Op elf kilometer hoogte doe ik het liefst deze twee dingen: naar buiten kijken en het magazine lezen van de airline waarmee ik vlieg, want verrassend vaak zijn die tijdschriften mooi gemaakt. Wat doen ze eigenlijk zo goed?
Op elf kilometer hoogte doe ik het liefst deze twee dingen: naar buiten kijken en het magazine lezen van de airline waarmee ik vlieg, want verrassend vaak zijn die tijdschriften mooi gemaakt. Wat doen ze eigenlijk zo goed?
Hoezeer vliegtuigmaatschappijen ook in service verschillen, ze hebben één gemene deler: hun inflight magazine. De meeste verschijnen in een maandelijkse frequentie, sommige worden enkele keren per jaar gemaakt. Voor airlines zijn de tijdschriften een uitgelezen kans om zichzelf en adverteerders via een redactionele mix onder de aandacht te brengen. Door het ontbreken van wifi (bij de meeste maatschappijen dan) of andere afleiding, is een dergelijk magazine de ideale manier om de aandacht van reizigers te trekken. In deze column komen er drie voorbij: Holland Herald (KLM), Traveller (easyJet) en American Way (American Airlines).
Holland Herald, het tijdschrift dat je aan boord bij KLM vindt, is ’s werelds oudste inflight magazine. Het werd in 1966 voor het eerst uitgebracht.

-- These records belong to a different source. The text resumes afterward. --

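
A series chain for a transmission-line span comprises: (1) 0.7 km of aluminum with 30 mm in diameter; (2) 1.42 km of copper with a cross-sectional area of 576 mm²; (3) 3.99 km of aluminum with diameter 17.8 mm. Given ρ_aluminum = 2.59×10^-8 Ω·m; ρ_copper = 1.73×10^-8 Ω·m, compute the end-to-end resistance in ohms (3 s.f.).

0.484 Ω

Seg 1: A = π(d/2)² = π(1.5000e-02 m)² = 7.069e-04 m²
R_1 = (2.59×10^-8)(700)/(7.069e-04) = 0.02565 Ω
Seg 2: A = 576 mm² = 5.760e-04 m²
R_2 = (1.73×10^-8)(1420)/(5.760e-04) = 0.04265 Ω
Seg 3: A = π(d/2)² = π(8.9000e-03 m)² = 2.488e-04 m²
R_3 = (2.59×10^-8)(3990)/(2.488e-04) = 0.4153 Ω
R_total = R_1 + R_2 + R_3 = 0.484 Ω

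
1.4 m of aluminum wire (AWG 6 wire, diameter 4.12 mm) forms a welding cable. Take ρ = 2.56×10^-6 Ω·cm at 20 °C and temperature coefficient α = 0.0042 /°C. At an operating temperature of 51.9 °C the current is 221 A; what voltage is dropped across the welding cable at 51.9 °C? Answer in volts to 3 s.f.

0.674 V

ρ = 2.56×10^-6 Ω·cm = 2.56×10^-8 Ω·m
A = π(4.12/2 mm)² = π(2.0600e-03 m)² = 1.333e-05 m²
R₍20₎ = ρL/A = (2.56×10^-8)(1.4)/(1.333e-05) = 0.002688 Ω
R₍51.9₎ = R₍20₎(1 + αΔT) = 0.002688 × (1 + 0.0042×31.9) = 0.003049 Ω
V = IR = 221 × 0.003049 = 0.674 V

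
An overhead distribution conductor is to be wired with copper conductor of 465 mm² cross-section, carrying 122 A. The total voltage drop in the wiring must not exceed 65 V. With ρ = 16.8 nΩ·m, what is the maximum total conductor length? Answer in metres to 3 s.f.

ρ = 16.8 nΩ·m = 1.68×10^-8 Ω·m
A = 465 mm² = 4.650e-04 m²
L_max = V_max·A/(1·ρI) = (65)(4.650e-04)/(1.68×10^-8×122) = 14700 m

14700 m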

Waar publieksbladen sinds die tijd hun covers als tekstuithangbord zijn gaan gebruiken, bevatten de omslagen van Holland Herald door de jaren heen juist steeds minder tekst. Veel liever vangt het je blik met één krachtige foto of illustratie. Binnenin wordt flink uitgepakt. Nieuwtjes, hotspots, uitgebreide fotoreportages: alles gericht om de reislust op te wekken. Tussen al die bestemmingen door blijft er ruimte voor lange verhalen. Voor een recente editie schreef Ronald Giphart bijvoorbeeld een miniroman van acht pagina’s. Het verhaal volgt een jonge verpleegster op weg naar haar verloofde. Om haar liefde te bereiken pakt ze – hoe kan het ook anders – de eerste trans-Atlantische vlucht.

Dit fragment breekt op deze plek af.